A pesquisa, que ouviu 16 mil pessoas em todas as regiões do país, aponta que o perfil desse novo consumidor é majoritariamente feminino e jovem. Um dos destaques mais significativos do levantamento é o protagonismo das mulheres pretas e pardas, que hoje representam 30% do total de consumidores de livros no Brasil. De acordo com a presidente da CBL, Sevani Matos, o fortalecimento de comunidades virtuais e o papel de criadores de conteúdo em redes sociais como o TikTok foram fundamentais para essa expansão.

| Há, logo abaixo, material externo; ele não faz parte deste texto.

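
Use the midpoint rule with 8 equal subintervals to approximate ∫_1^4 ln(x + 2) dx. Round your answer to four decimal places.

Δx = (4 − 1)/8 = 0.375.
Midpoints: 1.1875, 1.5625, 1.9375, 2.3125, 2.6875, 3.0625, 3.4375, 3.8125.
f(1.1875) ≈ 1.1592, f(1.5625) ≈ 1.2705, f(1.9375) ≈ 1.3705, f(2.3125) ≈ 1.4615, f(2.6875) ≈ 1.5449, f(3.0625) ≈ 1.6219, f(3.4375) ≈ 1.6933, f(3.8125) ≈ 1.7600.
Sum = Δx · [f(1.1875) + f(1.5625) + f(1.9375) + ...].
Sum ≈ 4.4557.

4.4557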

O paradoxo do mercado: faturamento alto e leitura em queda
Apesar do aumento no número de compradores, o setor enfrenta o que especialistas chamam de “paradoxo brasileiro”. Dados do Sindicato Nacional dos Editores de Livros (SNEL) indicam que, enquanto o faturamento e o volume de vendas cresceram — superando a marca de R$ 3 bilhões em 2025 —, a pesquisa “Retratos da Leitura no Brasil” alerta para uma retração no hábito de leitura profunda.
Muitos desses novos consumidores são atraídos por livros de entretenimento, ficção adulta e fenômenos de nicho, como os livros de colorir e títulos impulsionados por influenciadores. “O livro está sendo mais comprado, mas o desafio é transformar esse comprador em um leitor assíduo, combatendo a concorrência severa das telas e do tempo escasso na vida moderna”, analisa o presidente do SNEL, Dante Cid.
Desafios e perspectivas para 2026
Mesmo com o crescimento, o fator econômico continua sendo a principal barreira. Cerca de 35 milhões de brasileiros declararam ter desistido de comprar livros no último ano devido ao preço. A pirataria também segue no radar das entidades; para Mariana Bueno, economista da Nielsen, os downloads ilegais indicam uma “demanda reprimida” que o mercado precisa aprender a converter por meio de políticas de acesso e preços mais competitivos.
Para o restante de 2026, a expectativa é de manutenção do ritmo de vendas, embora eventos como a Copa do Mundo e as eleições costumem desviar o foco do orçamento das famílias. A estratégia das editoras agora se volta para a personalização e o fortalecimento das livrarias de rua, que têm se mostrado redutos de resistência cultural contra as grandes plataformas de e-commerce.
A mensagem do setor é clara: para sustentar o crescimento de 18%, é necessário investir não apenas na venda, mas na formação de bibliotecas e políticas públicas que garantam que o livro deixe de ser apenas um produto e se torne, efetivamente, um hábito nacional.